Ratio of Kinetic Energies for Two Moving Charges in Uniform Electric Field

[Kishor Bhat]

Homework Statement

Two charges of masses m and 2m, charges 2q and q respectively are placed in a uniform electric field and are allowed to move at exactly the same time. Find the ratio of their kinetic energies.

Homework Equations

Field = qE
Force =(Kq1q2)/r^2
Kinetic energy=1/2mv^2

The Attempt at a Solution

I found their initial accelerations by finding the Coloumb force on each and then dividing by their respective masses. Then I used the equation v= u + at and found the kinetic energies. But I'm getting the ratio as 2:1 whereas the answer is 8:1.

 

[gneill]

It is entirely possible that the answer key is incorrect in this instance, and that you've found a correct result. Sometimes problems have values changed in order to make it a "new" problem, but updating the answer key is overlooked.

Why don't you try another approach to the problem and see if your result is the same? Hint: Perhaps use a conservation law?

 

[Kishor Bhat]

Hint: Perhaps use a conservation law?

I'm afraid I'm not getting it. Conservation of momentum gives 2:1, and for conserving energy, I don't know the distance between the charges to calculate potential energy.

 

[gneill]

I'm afraid I'm not getting it. Conservation of momentum gives 2:1, and for conserving energy, I don't know the distance between the charges to calculate potential energy.

Well, 2:1 confirms your earlier value, so it's strong evidence that the answer key is wrong and that your result is correct

 

[Kishor Bhat]

Ah. Well then, thank you. :)

 

[vela]

You're just misinterpreting the problem. You're assuming the force on each is due to the interaction of the two charges, but the problem apparently wants you to ignore that. Instead, the force on each is due to the uniform electric field imposed externally.

 

[gneill]

You're just misinterpreting the problem. You're assuming the force on each is due to the interaction of the two charges, but the problem apparently wants you to ignore that. Instead, the force on each is due to the uniform electric field imposed externally.

Huzzah! Well spotted Vela. I missed the uniform electric field bit in the problem statement and then assumed that it was just the two particles interacting. This changes the complexion of the problem significantly!

 

[Kishor Bhat]

But we don't know the magnitude of the electric field..

 

[gneill]

But we don't know the magnitude of the electric field..

You don't know the magnitude of q either, but that didn't stop you before

 

[Kishor Bhat]

So be it.
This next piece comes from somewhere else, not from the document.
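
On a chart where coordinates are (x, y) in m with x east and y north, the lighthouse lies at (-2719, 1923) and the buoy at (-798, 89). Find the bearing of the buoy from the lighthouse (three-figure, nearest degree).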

If I use F = qE, and acceleration a = F/m, I get 8:1 since the velocities are proportional to a^2. But if we had to take the inter-particular forces into consideration, I couldn't use that formula, since the repulsive force would vary with intervening distance.

 

[gneill]

So be it. If I use F = qE, and acceleration a = F/m, I get 8:1 since the velocities are proportional to a^2. But if we had to take the inter-particular forces into consideration, I couldn't use that formula, since the repulsive force would vary with intervening distance.

Consider each of the particles separately interacting with the field. Remember, they have different masses and charges.

 

[vela]

So be it. If I use F = qE, and acceleration a = F/m, I get 8:1 since the velocities are proportional to a^2. But if we had to take the inter-particular forces into consideration, I couldn't use that formula, since the repulsive force would vary with intervening distance.

I think the question is just poorly written. Without more information, you can't really deal with the interaction between the two. For example, if they're really far apart, you might argue that the interaction could be ignored. If they're close to each other, their relative displacement relative to the direction of the electric field will affect the answer.